More than 1 in 10 (12%) children are at risk of undetected/unreported adverse drug reactions (ADRs) according to new research launched at the British Pharmaceutical Conference.
A pilot study carried out in community pharmacies in Grampian showed that more than 1 in 10 children were reported by parents to have suffered an ADR from drugs they had been prescribed or had bought over the counter. The most common reported problem was diarrhoea as a result of taking amoxicillin.
Little is known about ADRs in children. However, available information suggests that up to 2% of paediatric hospital admissions are due to an ADR. Furthermore, between 9%-11% of children are thought to suffer from an ADR either as hospital inpatients or in the community.

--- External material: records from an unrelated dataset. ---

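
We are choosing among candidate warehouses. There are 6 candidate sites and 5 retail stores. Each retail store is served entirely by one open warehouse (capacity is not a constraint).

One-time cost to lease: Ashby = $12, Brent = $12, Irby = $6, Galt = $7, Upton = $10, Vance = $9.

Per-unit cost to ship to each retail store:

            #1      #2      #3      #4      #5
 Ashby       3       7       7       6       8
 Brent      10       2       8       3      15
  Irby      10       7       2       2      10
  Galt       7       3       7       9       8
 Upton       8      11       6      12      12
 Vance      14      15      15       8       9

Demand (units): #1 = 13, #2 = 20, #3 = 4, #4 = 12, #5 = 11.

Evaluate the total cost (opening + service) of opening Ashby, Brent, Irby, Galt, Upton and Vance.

Each retail store is assigned to its cheapest site among the open ones.
{Ashby, Brent, Irby, Galt, Upton, Vance}: #1→Ashby 3·13=39, #2→Brent 2·20=40, #3→Irby 2·4=8, #4→Irby 2·12=24, #5→Ashby 8·11=88. Service 199; fixed 56; total 255.

Total cost: 255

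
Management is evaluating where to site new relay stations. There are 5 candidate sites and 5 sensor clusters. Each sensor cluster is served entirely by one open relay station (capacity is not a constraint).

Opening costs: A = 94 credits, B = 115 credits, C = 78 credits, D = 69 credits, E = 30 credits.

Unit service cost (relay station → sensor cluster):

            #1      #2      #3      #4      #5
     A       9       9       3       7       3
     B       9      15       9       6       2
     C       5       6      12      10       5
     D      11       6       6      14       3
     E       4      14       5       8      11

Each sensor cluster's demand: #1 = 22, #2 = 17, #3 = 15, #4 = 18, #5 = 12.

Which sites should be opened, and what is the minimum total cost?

Open D and E; minimum total cost 544.

For any fixed open set, each sensor cluster goes to its cheapest open site; total = fixed + service.
{D, E}: #1→E 4·22=88, #2→D 6·17=102, #3→E 5·15=75, #4→E 8·18=144, #5→D 3·12=36. Service 445; fixed 99; total 544.
{A, E}: #1→E 4·22=88, #2→A 9·17=153, #3→A 3·15=45, #4→A 7·18=126, #5→A 3·12=36. Service 448; fixed 124; total 572.
{C, E}: service 469 + fixed 108 = 577
{A, B, C, D, E}: service 367 + fixed 386 = 753
No other subset beats 544.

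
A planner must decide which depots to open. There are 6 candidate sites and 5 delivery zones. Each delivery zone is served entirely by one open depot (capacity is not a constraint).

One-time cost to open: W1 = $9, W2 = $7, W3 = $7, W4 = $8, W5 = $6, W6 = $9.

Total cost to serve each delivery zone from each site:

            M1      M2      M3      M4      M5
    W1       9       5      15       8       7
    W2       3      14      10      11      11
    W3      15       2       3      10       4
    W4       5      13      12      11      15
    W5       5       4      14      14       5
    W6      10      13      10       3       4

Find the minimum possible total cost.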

The Grampian study collected data on children under 12 years old. Relevant information was obtained in the pharmacy and the parent was then asked to complete a five-day diary recording any perceived side effects.
Clinical Pharmacologist, Dr James McLay, said that there is a clear need for an efficient and comprehensive way to monitor ADRs in children. “ADRs in children are slipping through the net. We needed to find a systematic way to encourage parents to report on behalf of their children,’’ he said.
Dr McLay said that this study proved the suitability of community pharmacies for reporting and monitoring ADRs in children for both prescribed and over the counter medicines. “Based in the heart of the community, pharmacists are accessible and ideally placed for parents who want to report ADRs in their children,” he said.
Dr McLay added that community pharmacists are key professionals for reporting ADRs to the Committee on Safety of Medicines for the whole population.
The Royal Pharmaceutical Society of Great Britain (RPSGB) is the regulatory and professional body for pharmacists in England, Scotland and Wales. The primary objective of the RPSGB is to lead, regulate and develop the pharmacy profession.